Heidi Hawthorne (Sheri Moon-Zombie) lives alone in an apartment block in Salem. Flitting between her sole lifestyle and co-hosting her radio show with the rest of the ‘Big H Team’, Herman (Ken Foree) and Whitey (Jeff Daniel Phillips). When she mysteriously receives a new vinyl from a band called ‘The Lords’ events turn from good to bad for the recovering drug addict. Seeing visions and activity in the vacant apartment 5, her world will soon be turned into a fixation of Satanism, witches and the occult.

One thing is clear, Zombie is with Sherri for more than what lies in the heart. Casting her in a lead (as well as mostly naked) was certainly a brave move and while her work will not win any Oscars, makes the character her own in a way that any other Hollywood starlet could not. Sherri manages to show Heidi’s breakdown believable as she is dragged into the world of the witches that make their presence closer and closer throughout the film to some terrifying results.

But it’s not Sherri’s casting that stands out but rather pales in comparison to that of her protective coven, the marvellous trio of Patricia Quinn, Lacy Doyle and Dee Wallace. Their innocence turns into a sinister urge as the truth of their caring nature becomes apparent.

Like it’s inspiration of the ‘70’s horrors that show throughout, ‘…Salem’ is a slow burner that rewards patience with a pay-off that will haunt you for a very long time. Not only does Zombie show that he has a keen eye for detail but his inspiration of all things 70’s and horror works wonders for a film that is much needed in the way THE EXORCIST kicked a fuss back in 1973.

THE LORDS OF SALEM is not HOUSE, REJECTS or HALLOWEEN. This will not have you hiding behind you cushion every two seconds at the sight of something disgusting or have you rooting for the psychotic family of killers as they brutally torture their victims. What Rob Zombie has done with ‘…Salem’ is craft a 21st century ROSEMARY'S BABY. The birth of a monster that will antagonise some of Zombie’s most hardened fans and entice a debate over what makes a successful horror film.

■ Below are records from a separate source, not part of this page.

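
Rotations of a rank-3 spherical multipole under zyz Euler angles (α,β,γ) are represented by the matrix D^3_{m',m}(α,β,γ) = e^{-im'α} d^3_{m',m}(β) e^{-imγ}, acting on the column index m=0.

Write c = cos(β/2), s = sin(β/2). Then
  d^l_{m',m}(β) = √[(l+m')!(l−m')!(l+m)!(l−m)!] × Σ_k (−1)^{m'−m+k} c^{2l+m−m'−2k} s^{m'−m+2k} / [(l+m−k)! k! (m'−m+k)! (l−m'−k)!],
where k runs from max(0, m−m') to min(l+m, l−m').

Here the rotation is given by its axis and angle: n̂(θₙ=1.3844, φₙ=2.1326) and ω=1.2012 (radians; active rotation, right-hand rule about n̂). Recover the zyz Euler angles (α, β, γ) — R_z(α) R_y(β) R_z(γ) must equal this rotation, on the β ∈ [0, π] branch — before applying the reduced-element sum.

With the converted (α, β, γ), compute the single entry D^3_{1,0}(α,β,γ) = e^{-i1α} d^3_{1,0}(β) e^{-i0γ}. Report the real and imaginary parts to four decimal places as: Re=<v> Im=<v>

Axis–angle → zyz. n̂ = (sinθₙcosφₙ, sinθₙsinφₙ, cosθₙ) = (-0.523486, +0.831636, +0.185319), ω = 1.2012.
R = I cosω + sinω [n̂]ₓ + (1−cosω) n̂n̂ᵀ gives
  R = [+0.536284, -0.450890, +0.713511; -0.105280, +0.803018, +0.586581; -0.837446, -0.389692, +0.383176]
β = atan2(√(R₁₃²+R₂₃²), R₃₃) = 1.177564; α = atan2(R₂₃, R₁₃) mod 2π = 0.688075; γ = atan2(R₃₂, −R₃₁) mod 2π = 5.847653
First d^3_{1,0}(β=1.1776), then the phase factors e^{-i(1)α} and e^{-i(0)γ}:
Half-angle: c=0.831618, s=0.555349. N=√(24·2·6·6)=41.569219
k∈{0,1,2} keeps every argument non-negative
  k=0: (−1)^1·41.5692/(12)·0.8316^5·0.5553^1 = -0.765200
  k=1: (−1)^2·41.5692/(4)·0.8316^3·0.5553^3 = +1.023717
  k=2: (−1)^3·41.5692/(12)·0.8316^1·0.5553^5 = -0.152175
d^3_{1,0}(1.1776) = -0.765200 +1.023717 -0.152175 = +0.106342
D = (+0.772470-0.635051i)·(+0.106342)·(+1.000000+0.000000i) = +0.082146-0.067533i

Re=0.0821 Im=-0.0675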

For all of the references and influences splashed across the 101 minutes, this is quite possibly the freshest horror film of 2013.

Unfortunately it’s easy to get lost in several of the films key moments and that line between story teller and director will not be to everyone’s liking. Also, the 70’s inspiration can seem a little baffling at times when it seems the wardrobe department forgot to update after 1975 and the use of mobile phones is ever present. It’s like someone hit the time warp and forgot that not everyone where’s fur coats and flares and lives in a charming paint pallet of brown in 2013.

We feel that at the 101 minute mark, Zombie should have cut the last 2 and leave his wife to go back home. A film that doesn’t need the last closure and would work better with a little ambiguity. It feels like the Mona Lisa has a hairline across her smile, something so beautiful with a mark that it could do without.

Travelling from the bizarre to the insane sometimes faster than the mind can capture but the iconic imagery held within this film will certainly capture your imagination. Amongst the many critics and split opinions across THE LORDS OF SALEM it’s not a film that will win everyone over, least of all fans of Rob Zombie’s earlier work. What this does do is testify Rob Zombie’s talent behind the camera and ability to create a film that differs so differently to the genre that we now see as either a haunting or torture fest and while ‘Lords’ certainly doesn’t shy away from scenes of a graphic nature, it does this tastefully and in sync to the melodramatic feeling that ‘Lords’ brings with it.